# Madone CF steer tube



## pvflyer (Oct 15, 2009)

Don't know if this have been brought to this forum attention, it seems to be some issues with the (*SOME*) Madone 6 series carbon fiber steer tube.

Check your stem.

http://velonews.competitor.com/2010...rned-about-broken-carbon-steerer-tubes_121389


----------



## SilverBack14 (Mar 31, 2010)

I am buying a torque wrench today and some carbon friction paste.


----------



## niteflyer (Dec 12, 2004)

*Madone Steerer Failure*

Saw the article in Velonew as well. Ouch!
I own a 2010 Madone 6.9 and this is very concerning.
I also replaced the stock Bontrager stem with an Easton model.


----------



## cbloy (Feb 10, 2010)

Most of these bikes are to light to compete and, need weights added to be legal... Why not just use an aluminum steerer that won't break?

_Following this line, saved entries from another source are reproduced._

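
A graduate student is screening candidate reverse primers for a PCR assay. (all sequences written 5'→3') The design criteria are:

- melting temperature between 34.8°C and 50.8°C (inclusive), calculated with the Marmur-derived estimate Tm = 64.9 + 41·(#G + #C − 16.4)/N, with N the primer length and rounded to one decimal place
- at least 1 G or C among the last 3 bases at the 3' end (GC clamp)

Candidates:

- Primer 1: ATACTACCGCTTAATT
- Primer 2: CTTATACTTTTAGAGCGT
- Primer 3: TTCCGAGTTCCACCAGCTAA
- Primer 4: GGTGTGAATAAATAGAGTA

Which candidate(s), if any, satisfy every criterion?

Primer 1 (16 nt, A=5 T=6 G=1 C=4): Tm = 64.9 + 41·(5 − 16.4)/16 = 35.7°C ✓; 3' end ATT has 0 G/C, need ≥1 ✗ — fails.
Primer 2 (18 nt, A=4 T=8 G=3 C=3): Tm = 64.9 + 41·(6 − 16.4)/18 = 41.2°C ✓; 3' end CGT has 2 G/C ✓ — passes.
Primer 3 (20 nt, A=5 T=5 G=3 C=7): Tm = 64.9 + 41·(10 − 16.4)/20 = 51.8°C, outside 34.8–50.8°C ✗; 3' end TAA has 0 G/C, need ≥1 ✗ — fails.
Primer 4 (19 nt, A=8 T=5 G=6 C=0): Tm = 64.9 + 41·(6 − 16.4)/19 = 42.5°C ✓; 3' end GTA has 1 G/C ✓ — passes.

Primer 2 and Primer 4.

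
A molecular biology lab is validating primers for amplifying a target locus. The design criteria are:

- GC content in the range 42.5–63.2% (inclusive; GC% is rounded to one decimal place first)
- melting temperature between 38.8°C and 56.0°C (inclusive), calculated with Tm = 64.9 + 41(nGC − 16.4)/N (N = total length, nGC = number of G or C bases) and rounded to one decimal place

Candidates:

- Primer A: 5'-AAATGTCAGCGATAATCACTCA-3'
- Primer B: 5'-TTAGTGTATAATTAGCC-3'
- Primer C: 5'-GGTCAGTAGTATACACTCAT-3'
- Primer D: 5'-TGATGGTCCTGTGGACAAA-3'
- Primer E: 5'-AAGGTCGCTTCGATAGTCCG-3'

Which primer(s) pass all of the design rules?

Primer A (22 nt, A=9 T=5 G=3 C=5): GC 8/22 = 36.4%, outside 42.5–63.2% ✗; Tm = 64.9 + 41·(8 − 16.4)/22 = 49.2°C ✓ — fails.
Primer B (17 nt, A=5 T=7 G=3 C=2): GC 5/17 = 29.4%, outside 42.5–63.2% ✗; Tm = 64.9 + 41·(5 − 16.4)/17 = 37.4°C, outside 38.8–56.0°C ✗ — fails.
Primer C (20 nt, A=6 T=6 G=4 C=4): GC 8/20 = 40.0%, outside 42.5–63.2% ✗; Tm = 64.9 + 41·(8 − 16.4)/20 = 47.7°C ✓ — fails.
Primer D (19 nt, A=5 T=5 G=6 C=3): GC 9/19 = 47.4% ✓; Tm = 64.9 + 41·(9 − 16.4)/19 = 48.9°C ✓ — passes.
Primer E (20 nt, A=4 T=5 G=6 C=5): GC 11/20 = 55.0% ✓; Tm = 64.9 + 41·(11 − 16.4)/20 = 53.8°C ✓ — passes.

Primer D and Primer E.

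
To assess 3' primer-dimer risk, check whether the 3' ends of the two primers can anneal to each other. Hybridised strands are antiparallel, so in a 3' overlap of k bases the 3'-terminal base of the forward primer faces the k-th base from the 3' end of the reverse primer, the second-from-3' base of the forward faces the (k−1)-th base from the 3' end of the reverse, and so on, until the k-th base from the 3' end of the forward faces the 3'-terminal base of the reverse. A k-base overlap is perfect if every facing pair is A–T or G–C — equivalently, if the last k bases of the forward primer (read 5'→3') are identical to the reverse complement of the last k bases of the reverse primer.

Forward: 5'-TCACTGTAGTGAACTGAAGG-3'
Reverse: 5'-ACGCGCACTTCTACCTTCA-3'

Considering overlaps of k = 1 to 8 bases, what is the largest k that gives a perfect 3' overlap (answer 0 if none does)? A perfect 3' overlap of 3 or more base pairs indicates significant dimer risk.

Last 8 bases (5'→3') — forward …ACTGAAGG, reverse …TACCTTCA.
Reverse complement of the reverse primer's last 8 bases: TGAAGGTA; its first k bases are the reverse complement of the reverse primer's last k bases, so a perfect k-base overlap needs the forward primer's last k bases to equal them.
Comparing (forward last k vs required): k=1: G vs T ✗; k=2: GG vs TG ✗; k=3: AGG vs TGA ✗; k=4: AAGG vs TGAA ✗; k=5: GAAGG vs TGAAG ✗; k=6: TGAAGG vs TGAAGG ✓; k=7: CTGAAGG vs TGAAGGT ✗; k=8: ACTGAAGG vs TGAAGGTA ✗.
Only k = 6 is perfect, so the longest perfect 3' overlap is 6.

Longest perfect overlap: 6 complementary base pairs; significant dimer risk (threshold 3).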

Am I way off in thinking this?

These guys have the best techs...stems too tight?


----------



## grrrah (Jul 22, 2005)

cbloy said:


> Most of these bikes are to light to compete and, need weights added to be legal... Why not just use an aluminum steerer that won't break? Am I way off in thinking this?
> 
> These guys have the best techs...stems too tight?


Hincapie's bike had an aluminum steerer tube

https://autobus.cyclingnews.com/road/2006/apr06/roubaix06/?id=/tech/2006/features/hincapie_trek


----------



## tbb001 (Oct 1, 2007)

grrrah said:


> Hincapie's bike had an aluminum steerer tube
> 
> http://autobus.cyclingnews.com/road/2006/apr06/roubaix06/?id=/tech/2006/features/hincapie_trek


Yep, and he had crashed hard earlier in the race which caused the damage and ultimately led to the aluminum steerer tube breaking.


----------



## tbb001 (Oct 1, 2007)

Here is the letter that will be sent to Trek 6-series Madone consumers:



> June 15, 2010
> 
> Dear Trek Owner,
> 
> ...


----------



## natedg200202 (Sep 2, 2008)

From Trek's response:

"a) installing a different, incompatible brand or model of
handlebar stem than the one that came with their bike,
or"

I'm not that familiar with Trek's but do they not offer the frame for sale alone? Do they always provide a stem with any frame?


----------



## MarvinK (Feb 12, 2002)

No, I don't think the Madone is available as a frameset anymore. Very few Trek bikes are.


----------



## wedge962005 (Jan 4, 2010)

My new P1 6 series is down and out. Tech inspection found two cracks in the steerer. I'm pretty sad about it being down in the middle of the season. I'm pretty amazed by all the problems I've had with the bike. Thankfully my shop is really good and they are taking care of me. I heard one of them on the phone with Trek and getting asked about me possibly screwing it up. That is annoying considering how many problems are out there and how this is clearly either a design or manufacturing issue. Hopefully they will come good on this.


----------